Additionally, there are cases when a view needs to be based on a database or schema that is not in the database user's default search path. You can then make references like this:

view: desired_view_name {
  sql_table_name: database_name.schema_name.table_name ;;

Federated joins

Joining two tables from different databases is called a federated join. Federated joins can be performed using Looker if the two databases are on the same SQL dialect, reside on the same physical machine, and are accessible from the same connection in Looker.

Under those conditions, you can create a federated join by specifying the database name of each table in the sql_table_name parameter for that view:

view: view_1 {
  sql_table_name: database_name.table_1 ;;

view: view_2 {
  sql_table_name: another_database_name.table_2 ;;

Then join these views using the sql_on parameter:

explore: view_1 {
  join: view_2 {
    sql_on: ${view_1.view_1_ID} = ${view_2.view_2_ID} ;;

If you want to join databases that are in different SQL dialects, we recommend replicating one database into the other so that you can pull all data from a single source.

If you want to join across two MySQL databases on separate machines, you can perform a federated join across both database connections by creating a FEDERATED table using CONNECTION. Essentially, you establish a connection to tables on a different server entirely in your MySQL database. See this MySQL documentation to learn more.
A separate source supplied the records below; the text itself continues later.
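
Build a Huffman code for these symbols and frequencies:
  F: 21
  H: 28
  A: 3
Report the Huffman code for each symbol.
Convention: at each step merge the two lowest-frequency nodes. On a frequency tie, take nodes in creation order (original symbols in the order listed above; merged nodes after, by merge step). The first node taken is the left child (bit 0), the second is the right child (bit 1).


Huffman tree construction:
Step 1: Merge A(3) + F(21) = 24
Step 2: Merge (A+F)(24) + H(28) = 52
Read each symbol's code off the tree from the root (left child = 0, right child = 1).

Codes:
  F: 01 (length 2)
  H: 1 (length 1)
  A: 00 (length 2)
Average code length: 76/52 = 1.4615 bits/symbol


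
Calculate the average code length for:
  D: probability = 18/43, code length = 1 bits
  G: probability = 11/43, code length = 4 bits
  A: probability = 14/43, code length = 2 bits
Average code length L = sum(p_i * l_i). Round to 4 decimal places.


Weighted contributions p_i * l_i:
  D: (18/43) * 1 = 18/43
  G: (11/43) * 4 = 44/43
  A: (14/43) * 2 = 28/43
Sum = (18 + 44 + 28)/43 = 90/43

L = 90/43 = 2.0930 bits/symbol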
Make the customers view rely on the customer_1 table from the default schema:

view: customers {
  sql_table_name: customer_1 ;;

Make the customers view rely on the customer_1 table from the analytics schema:

view: customers {
  sql_table_name: analytics.customer_1 ;;

Common challenges

Tables referenced by view must be accessible from the current connection

views are referenced by an explore or join parameter, which in turn is referenced by a model. The model determines which database connection is used (see connection for model). Database connections themselves are defined in the Admin section of Looker. When you reference a table in the sql_table_name parameter, the table needs to be accessible within the associated connection.
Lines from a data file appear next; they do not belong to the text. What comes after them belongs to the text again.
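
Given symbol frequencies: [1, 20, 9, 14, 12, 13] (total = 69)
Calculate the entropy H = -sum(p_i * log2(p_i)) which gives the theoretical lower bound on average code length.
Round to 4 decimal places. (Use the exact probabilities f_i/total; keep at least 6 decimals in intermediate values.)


Per-symbol terms -p_i * log2(p_i) with p_i = f_i/69:
  p = 1/69 = 0.014493: log2(p) = -6.108524, -p*log2(p) = 0.088529
  p = 20/69 = 0.289855: log2(p) = -1.786596, -p*log2(p) = 0.517854
  p = 9/69 = 0.130435: log2(p) = -2.938599, -p*log2(p) = 0.383296
  p = 14/69 = 0.202899: log2(p) = -2.301170, -p*log2(p) = 0.466904
  p = 12/69 = 0.173913: log2(p) = -2.523562, -p*log2(p) = 0.438880
  p = 13/69 = 0.188406: log2(p) = -2.408085, -p*log2(p) = 0.453697
H = 0.088529 + 0.517854 + 0.383296 + 0.466904 + 0.438880 + 0.453697 = 2.349160

H = 2.3492 bits/symbol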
Unfriendly table names may require additional formatting

Some dialects require that table names that have unsupported characters, also known as "unfriendly" table names, be enclosed in square brackets, double quotes, or single quotes. For example, the table name Customers.PaymentInfo includes a period in the table name, which could be interpreted as a table called PaymentInfo in the schema Customers. To correct this, if your dialect requires square brackets, you can enclose the table name in square brackets, as follows:

sql_table_name: [Customers.PaymentInfo] ;;

If your dialect requires double quotes or single quotes, you would replace the square brackets for those characters.